Teachers cannot be developed, but they can only develop. They should always be involved in decision making. They should also be continuously involved in decision making and processes of their own learning. To develop a successful school you need to develop successful teachers to educate students.

The role of planning and supporting the career-long development is a joint responsibility of teachers, schools and government.   Therefore, professional development is a serious business which is very important in maintaining and enhancing the quality of teachers and leadership roles of principals.

There is a need to supplement teachers’ self – regulatory skills so that they are sufficiently prepared to deal with the challenges they face when teaching. The skills they have acquired now are essential, but they would need to update them continually in the future. Therefore, learning environments need to be supportive and conducive to ensure teachers can embrace new teaching roles and bear new burdens.

Another vision for teachers is a conceptual network whereby teachers can translate the knowledge and skills they have learnt into practice. Schools can, therefore, in this way be vessels for thinking when teachers have been prepared with the obligatory skills and knowledge. They also need to have developed the will and sill to learn.

There are several implications of proposals made to change the education system. This will impact on the hope and vision of an entire generation of learners. Also, pre-service teachers’ skills need to be developed further by the employment of various activities that help in transforming of theory to practice. It is suggested that positive attitudes can be fostered by situation theories of thinking where the contexts are meaningful. This enhances the overall value of education.

To ensure justice, the teaching method should also take into consideration the ways that dispositions associated with the skills can be strengthened.  These considerations are crucial because the instructional processes through which some skills are acquired may themselves damage or undermine the disposition to use them (Katz, 1993).

Education instructors should have hope of fostering awareness of positive and negative dispositions and, therefore, should encourage manifestations of positive dispositions through the use of role models and having appropriate scaffolds. This will go a long way in ensuring a just education system.

Teacher education programs must not be guided by oriental knowledge assimilation alone. However, having a solid knowledge base is always essential for effective conveying of instructions.  Student teachers should, therefore, be actively involved in the process of their own learning.

To be able to effectively combat these challenges, the role of teacher educators would have to change. Although they may provide direct information on certain topics, they should also serve as a resource on the other portions of course content and build a wide variety of learning resources.

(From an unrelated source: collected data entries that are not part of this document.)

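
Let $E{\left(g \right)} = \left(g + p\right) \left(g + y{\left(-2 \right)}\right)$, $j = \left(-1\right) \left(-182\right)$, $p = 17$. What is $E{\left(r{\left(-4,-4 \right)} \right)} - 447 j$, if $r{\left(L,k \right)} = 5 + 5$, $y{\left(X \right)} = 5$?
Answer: $-80949$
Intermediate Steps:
$r{\left(L,k \right)} = 10$
$j = 182$
$E{\left(g \right)} = \left(5 + g\right) \left(17 + g\right)$ ($E{\left(g \right)} = \left(g + 17\right) \left(g + 5\right) = \left(17 + g\right) \left(5 + g\right) = \left(5 + g\right) \left(17 + g\right)$)
$E{\left(r{\left(-4,-4 \right)} \right)} - 447 j = \left(85 + 10^{2} + 22 \cdot 10\right) - 81354 = \left(85 + 100 + 220\right) - 81354 = 405 - 81354 = -80949$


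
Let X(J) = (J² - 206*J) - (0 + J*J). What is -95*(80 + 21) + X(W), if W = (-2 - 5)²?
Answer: -19689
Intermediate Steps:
W = 49 (W = (-7)² = 49)
X(J) = -206*J (X(J) = (J² - 206*J) - (0 + J²) = (J² - 206*J) - J² = -206*J)
-95*(80 + 21) + X(W) = -95*(80 + 21) - 206*49 = -95*101 - 10094 = -1*9595 - 10094 = -9595 - 10094 = -19689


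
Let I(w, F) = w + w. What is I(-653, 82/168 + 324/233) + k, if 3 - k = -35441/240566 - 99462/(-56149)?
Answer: -17622262253985/13507540334 ≈ -1304.6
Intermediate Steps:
I(w, F) = 2*w
k = 18585422219/13507540334 (k = 3 - (-35441/240566 - 99462/(-56149)) = 3 - (-35441*1/240566 - 99462*(-1/56149)) = 3 - (-35441/240566 + 99462/56149) = 3 - 1*21937198783/13507540334 = 3 - 21937198783/13507540334 = 18585422219/13507540334 ≈ 1.3759)
I(-653, 82/168 + 324/233) + k = 2*(-653) + 18585422219/13507540334 = -1306 + 18585422219/13507540334 = -17622262253985/13507540334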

They should be able to guide students to assess their needs and competencies while serving as a mentor, validator or evaluator of student teacher accomplishment throughout and at the end of a particular program me. There should always be hope that this can be achieved in the requisite time plan.

The question of application of principles of democratic education to the formation of student-citizens is one that has been asked over and over again. Westheimer and Kahne (2004) seek to provide thoughtful analysis and substantive models for the same. This is mainly related to elementary and secondary contexts.

Joseph Kahne and Westheimer spent the better part of a decade evaluating programs which were aimed at developing good citizenship skills among youth and young adults. After various studies, they came to generally similar solutions. This was that the goals and practices commonly presented in curricula that aimed at fostering democratic citizenship had to do more with voluntarism, charity and obedience than with democracy. To educators, good citizenship entailed more of listening to authority figures, dressing neatly and being nice to neighbors than making social decisions.